# Cube meetup in Syracuse, NY!



## HelpCube (Jul 19, 2010)

I'm planning to have an unofficial cube meetup in the food court at Carousel mall in syracuse, ny. Tentative date would be July 26, 2010 at 11:00 am.

If this is in the wrong section, would be nice if somebody moved it. 

This can serve as a prep for nationals for my fellow northeasterners 

Hope at least a few people can make it! I know there are some of you around liverpool and stuff! 

EDIT: PM ME IF YOU ARE 95%+ SURE THAT YOU WILL BE THERE. I WANT A ROUGH HEADCOUNT JUST TO KNOW HOW MANY PEOPLE TO EXPECT.


----------



## bluecloe45 (Jul 19, 2010)

sounds like a great idea. Might come


----------



## HelpCube (Jul 19, 2010)

bluecloe45 said:


> sounds like a great idea. Might come



Awesome! might be a bit of a drive from dc, but it would be awesome if you could make it.


----------



## HelpCube (Jul 19, 2010)

cmon guys, I don't wanna be the only one there


----------



## Owen (Jul 19, 2010)

I'm in Ithaca. Could come, but I doubt it.


----------



## lorki3 (Jul 19, 2010)

Just asking why do you call it unofficial cube meetup there are no official cube meerup's. XD


----------



## HelpCube (Jul 19, 2010)

lorki3 said:


> Just asking why do you call it unofficial cube meetup there are no official cube meerup's. XD



Just to clarify


----------



## bluecloe45 (Jul 20, 2010)

HelpCube said:


> bluecloe45 said:
> 
> 
> > sounds like a great idea. Might come
> ...



Im in CT for summer


----------



## alexbruso (Jul 20, 2010)

I live in Albany NY. It isnt far of a drive for me. Unfortunately, I'll be away for the week!


----------



## JeffDelucia (Jul 20, 2010)

I'd be there without a doubt.

EDIT: Oh wait its a meetup not a competition...I probably wont be there.


----------



## xFear of Napalm (Jul 20, 2010)

I could go there, only like a 3 hour drive from where i live.


----------



## HelpCube (Jul 21, 2010)

xFear of Napalm said:


> I could go there, only like a 3 hour drive from where i live.



awesome!


----------



## hawkmp4 (Jul 21, 2010)

I used to live in Rochester.
Pity...I'd like to go...


----------



## HelpCube (Jul 22, 2010)

hawkmp4 said:


> I used to live in Rochester.
> Pity...I'd like to go...



that sucks. Rochester is really close.


----------



## JeffDelucia (Jul 22, 2010)

xFear of Napalm said:


> I could go there, only like a 3 hour drive from where i live.

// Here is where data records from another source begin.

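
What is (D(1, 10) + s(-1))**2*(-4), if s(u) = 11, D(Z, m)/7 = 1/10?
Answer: -13689/25 ≈ -547.56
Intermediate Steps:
D(Z, m) = 7/10
(D(1, 10) + s(-1))**2*(-4) = (7/10 + 11)**2*(-4) = (117/10)**2*(-4) = (13689/100)*(-4) = -13689/25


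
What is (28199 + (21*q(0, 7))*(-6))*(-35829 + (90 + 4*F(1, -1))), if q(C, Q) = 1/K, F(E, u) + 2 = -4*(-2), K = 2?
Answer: -1004877240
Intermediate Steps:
F(E, u) = 6 (F(E, u) = -2 - 4*(-2) = -2 + 8 = 6)
q(C, Q) = ½ (q(C, Q) = 1/2 = ½)
(28199 + (21*q(0, 7))*(-6))*(-35829 + (90 + 4*F(1, -1))) = (28199 + (21*(½))*(-6))*(-35829 + (90 + 4*6)) = (28199 + (21/2)*(-6))*(-35829 + (90 + 24)) = (28199 - 63)*(-35829 + 114) = 28136*(-35715) = -1004877240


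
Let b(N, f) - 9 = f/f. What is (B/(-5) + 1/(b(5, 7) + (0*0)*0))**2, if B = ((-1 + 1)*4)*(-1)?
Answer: 1/100 ≈ 0.010000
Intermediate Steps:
b(N, f) = 10 (b(N, f) = 9 + f/f = 9 + 1 = 10)
B = 0 (B = (0*4)*(-1) = 0*(-1) = 0)
(B/(-5) + 1/(b(5, 7) + (0*0)*0))**2 = (0/(-5) + 1/(10 + (0*0)*0))**2 = (-1/5*0 + 1/(10 + 0*0))**2 = (0 + 1/(10 + 0))**2 = (0 + 1/10)**2 = (1/10)**2 = 1/100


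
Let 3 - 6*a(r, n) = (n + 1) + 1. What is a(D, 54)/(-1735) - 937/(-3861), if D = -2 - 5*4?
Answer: 3319601/13397670 ≈ 0.24777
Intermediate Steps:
D = -22 (D = -2 - 20 = -22)
a(r, n) = 1/6 - n/6 (a(r, n) = 1/2 - ((n + 1) + 1)/6 = 1/2 - ((1 + n) + 1)/6 = 1/2 - (2 + n)/6 = 1/2 + (-1/3 - n/6) = 1/6 - n/6)
a(D, 54)/(-1735) - 937/(-3861) = (1/6 - 1/6*54)/(-1735) - 937/(-3861) = (1/6 - 9)*(-1/1735) - 937*(-1/3861) = -53/6*(-1/1735) + 937/3861 = 53/10410 + 937/3861 = 3319601/13397670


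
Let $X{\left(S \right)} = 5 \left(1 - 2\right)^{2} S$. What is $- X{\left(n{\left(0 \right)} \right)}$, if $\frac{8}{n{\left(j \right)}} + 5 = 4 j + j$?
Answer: $8$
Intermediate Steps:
$n{\left(j \right)} = \frac{8}{-5 + 5 j}$ ($n{\left(j \right)} = \frac{8}{-5 + \left(4 j + j\right)} = \frac{8}{-5 + 5 j}$)
$X{\left(S \right)} = 5 S$ ($X{\left(S \right)} = 5 \left(-1\right)^{2} S = 5 \cdot 1 S = 5 S$)
$- X{\left(n{\left(0 \right)} \right)} = - 5 \frac{8}{5 \left(-1 + 0\right)} = - 5 \frac{8}{5 \left(-1\right)} = - 5 \cdot \frac{8}{5} \left(-1\right) = - \frac{5 \left(-8\right)}{5} = \left(-1\right) \left(-8\right) = 8$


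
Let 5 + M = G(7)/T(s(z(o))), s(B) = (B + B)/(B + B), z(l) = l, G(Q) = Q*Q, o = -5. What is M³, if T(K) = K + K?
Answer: 59319/8 ≈ 7414.9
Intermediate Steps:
G(Q) = Q²
s(B) = 1 (s(B) = (2*B)/((2*B)) = (2*B)*(1/(2*B)) = 1)
T(K) = 2*K
M = 39/2 (M = -5 + 7²/((2*1)) = -5 + 49/2 = 39/2 ≈ 19.500)
M³ = (39/2)³ = 59319/8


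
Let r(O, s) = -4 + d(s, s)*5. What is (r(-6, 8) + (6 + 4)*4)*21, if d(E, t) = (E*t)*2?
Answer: 14196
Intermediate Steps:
d(E, t) = 2*E*t
r(O, s) = -4 + 10*s² (r(O, s) = -4 + (2*s*s)*5 = -4 + (2*s²)*5 = -4 + 10*s²)
(r(-6, 8) + (6 + 4)*4)*21 = ((-4 + 10*8²) + (6 + 4)*4)*21 = ((-4 + 10*64) + 10*4)*21 = ((-4 + 640) + 40)*21 = (636 + 40)*21 = 676*21 = 14196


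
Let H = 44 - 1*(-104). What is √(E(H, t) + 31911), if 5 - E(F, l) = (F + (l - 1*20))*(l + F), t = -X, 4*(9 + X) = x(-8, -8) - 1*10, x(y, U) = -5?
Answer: √148647/4 ≈ 96.387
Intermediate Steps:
H = 148 (H = 44 + 104 = 148)
X = -51/4 (X = -9 + (-5 - 1*10)/4 = -9 + (-5 - 10)/4 = -9 + (¼)*(-15) = -9 - 15/4 = -51/4 ≈ -12.750)
t = 51/4 (t = -1*(-51/4) = 51/4 ≈ 12.750)
E(F, l) = 5 - (F + l)*(-20 + F + l) (E(F, l) = 5 - (F + (l - 1*20))*(l + F) = 5 - (F + (l - 20))*(F + l) = 5 - (F + (-20 + l))*(F + l) = 5 - (-20 + F + l)*(F + l) = 5 - (F + l)*(-20 + F + l))
√(E(H, t) + 31911) = √((5 - 1*148² - (51/4)² + 20*148 + 20*(51/4) - 2*148*51/4) + 31911) = √((5 - 1*21904 - 1*2601/16 + 2960 + 255 - 3774) + 31911) = √((5 - 21904 - 2601/16 + 2960 + 255 - 3774) + 31911) = √(-361929/16 + 31911) = √(148647/16) = √148647/4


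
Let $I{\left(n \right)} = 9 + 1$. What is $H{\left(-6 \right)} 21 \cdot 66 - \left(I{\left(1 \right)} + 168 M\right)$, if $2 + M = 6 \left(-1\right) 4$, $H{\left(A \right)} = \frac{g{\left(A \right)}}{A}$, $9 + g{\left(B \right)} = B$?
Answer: $7823$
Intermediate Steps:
$g{\left(B \right)} = -9 + B$
$I{\left(n \right)} = 10$
$H{\left(A \right)} = \frac{-9 + A}{A}$
$M = -26$ ($M = -2 + 6 \left(-1\right) 4 = -2 - 24 = -26$)
$H{\left(-6 \right)} 21 \cdot 66 - \left(I{\left(1 \right)} + 168 M\right) = \frac{-9 - 6}{-6} \cdot 21 \cdot 66 - \left(10 + 168 \left(-26\right)\right) = \left(- \frac{1}{6}\right) \left(-15\right) 21 \cdot 66 - \left(10 - 4368\right) = \frac{5}{2} \cdot 21 \cdot 66 - -4358 = \frac{105}{2} \cdot 66 + 4358 = 3465 + 4358 = 7823$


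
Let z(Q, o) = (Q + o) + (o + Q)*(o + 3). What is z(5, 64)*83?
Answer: 389436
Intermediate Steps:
z(Q, o) = Q + o + (3 + o)*(Q + o) (z(Q, o) = (Q + o) + (Q + o)*(3 + o) = (Q + o) + (3 + o)*(Q + o) = Q + o + (3 + o)*(Q + o))
z(5, 64)*83 = (64² + 4*5 + 4*64 + 5*64)*83 = (4096 + 20 + 256 + 320)*83 = 4692*83 = 389436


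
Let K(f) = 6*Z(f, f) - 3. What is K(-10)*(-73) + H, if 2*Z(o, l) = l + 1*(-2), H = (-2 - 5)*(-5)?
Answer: 2882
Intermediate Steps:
H = 35 (H = -7*(-5) = 35)
Z(o, l) = -1 + l/2 (Z(o, l) = (l + 1*(-2))/2 = (l - 2)/2 = (-2 + l)/2 = -1 + l/2)
K(f) = -9 + 3*f (K(f) = 6*(-1 + f/2) - 3 = (-6 + 3*f) - 3 = -9 + 3*f)
K(-10)*(-73) + H = (-9 + 3*(-10))*(-73) + 35 = (-9 - 30)*(-73) + 35 = -39*(-73) + 35 = 2847 + 35 = 2882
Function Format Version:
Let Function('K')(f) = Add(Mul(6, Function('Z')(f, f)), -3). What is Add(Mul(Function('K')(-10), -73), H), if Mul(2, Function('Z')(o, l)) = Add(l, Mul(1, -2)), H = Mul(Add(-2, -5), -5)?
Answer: 2882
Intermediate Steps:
H = 35 (H = Mul(-7, -5) = 35)
Function('Z')(o, l) = Add(-1, Mul(Rational(1, 2), l)) (Function('Z')(o, l) = Mul(Rational(1, 2), Add(l, Mul(1, -2))) = Mul(Rational(1, 2), Add(l, -2)) = Mul(Rational(1, 2), Add(-2, l)) = Add(-1, Mul(Rational(1, 2), l)))
Function('K')(f) = Add(-9, Mul(3, f)) (Function('K')(f) = Add(Mul(6, Add(-1, Mul(Rational(1, 2), f))), -3) = Add(Add(-6, Mul(3, f)), -3) = Add(-9, Mul(3, f)))
Add(Mul(Function('K')(-10), -73), H) = Add(Mul(Add(-9, Mul(3, -10)), -73), 35) = Add(Mul(Add(-9, -30), -73), 35) = Add(Mul(-39, -73), 35) = Add(2847, 35) = 2882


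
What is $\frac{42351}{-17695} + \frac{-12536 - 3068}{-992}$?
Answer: $\frac{58525147}{4388360} \approx 13.336$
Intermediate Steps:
$\frac{42351}{-17695} + \frac{-12536 - 3068}{-992} = 42351 \left(- \frac{1}{17695}\right) + \left(-12536 - 3068\right) \left(- \frac{1}{992}\right) = - \frac{42351}{17695} - - \frac{3901}{248} = - \frac{42351}{17695} + \frac{3901}{248} = \frac{58525147}{4388360}$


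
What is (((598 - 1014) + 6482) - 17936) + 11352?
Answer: -518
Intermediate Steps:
(((598 - 1014) + 6482) - 17936) + 11352 = ((-416 + 6482) - 17936) + 11352 = (6066 - 17936) + 11352 = -11870 + 11352 = -518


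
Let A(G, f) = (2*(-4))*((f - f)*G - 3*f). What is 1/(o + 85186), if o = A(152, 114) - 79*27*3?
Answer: 1/81523 ≈ 1.2266e-5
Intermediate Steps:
A(G, f) = 24*f (A(G, f) = -8*(0*G - 3*f) = -8*(0 - 3*f) = -(-24)*f = 24*f)
o = -3663 (o = 24*114 - 79*27*3 = 2736 - 2133*3 = 2736 - 6399 = -3663)
1/(o + 85186) = 1/(-3663 + 85186) = 1/81523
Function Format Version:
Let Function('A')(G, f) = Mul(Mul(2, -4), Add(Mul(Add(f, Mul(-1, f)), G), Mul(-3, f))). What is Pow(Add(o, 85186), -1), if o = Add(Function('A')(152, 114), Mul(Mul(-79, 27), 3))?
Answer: Rational(1, 81523) ≈ 1.2266e-5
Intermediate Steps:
Function('A')(G, f) = Mul(24, f) (Function('A')(G, f) = Mul(-8, Add(Mul(0, G), Mul(-3, f))) = Mul(-8, Add(0, Mul(-3, f))) = Mul(-8, Mul(-3, f)) = Mul(24, f))
o = -3663 (o = Add(Mul(24, 114), Mul(Mul(-79, 27), 3)) = Add(2736, Mul(-2133, 3)) = Add(2736, -6399) = -3663)
Pow(Add(o, 85186), -1) = Pow(Add(-3663, 85186), -1) = Pow(81523, -1) = Rational(1, 81523)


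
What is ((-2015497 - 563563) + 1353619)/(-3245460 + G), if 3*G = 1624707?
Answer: 1225441/2703891 ≈ 0.45321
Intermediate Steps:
G = 541569 (G = (1/3)*1624707 = 541569)
((-2015497 - 563563) + 1353619)/(-3245460 + G) = ((-2015497 - 563563) + 1353619)/(-3245460 + 541569) = (-2579060 + 1353619)/(-2703891) = -1225441*(-1/2703891) = 1225441/2703891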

If this he goes hes bringing me so that would make 2 of us.


----------



## bigbee99 (Jul 22, 2010)

If it was on a weekend, I could go, but its not, so I can't


----------



## HelpCube (Jul 22, 2010)

JeffDelucia said:


> xFear of Napalm said:
> 
> 
> > I could go there, only like a 3 hour drive from where i live.
> ...



sweet! i might be able to bring a friend or two, so that would be 4 or 5. Hoping for as many people as we can get, maybe like 50 or something and fill up half the food court


----------



## HelpCube (Jul 23, 2010)

need to know if you guys are coming or not


----------



## HelpCube (Jul 26, 2010)

I NEED TO KNOW IF ANYBODY IS COMING!!!!!!!!!!!!


----------



## Radcuber (Jul 26, 2010)

I live in the UK, so no.


----------



## joey (Jul 26, 2010)

Me, faz and forte are driving up together. So we'll be there, maybe a little late though.


----------



## QuinnHyatt (Jan 2, 2014)

If any of you want to hang out/meet up and cube, I'm right in the Rochester area and I don't mind a drive (won't have my license until *HOPEFULLY* the 29th of this year [2014], if I pass my road test (((fingers crossed!!!)))), but I'd be glad to meet up. There aren't excessive amounts of cubers out here.


----------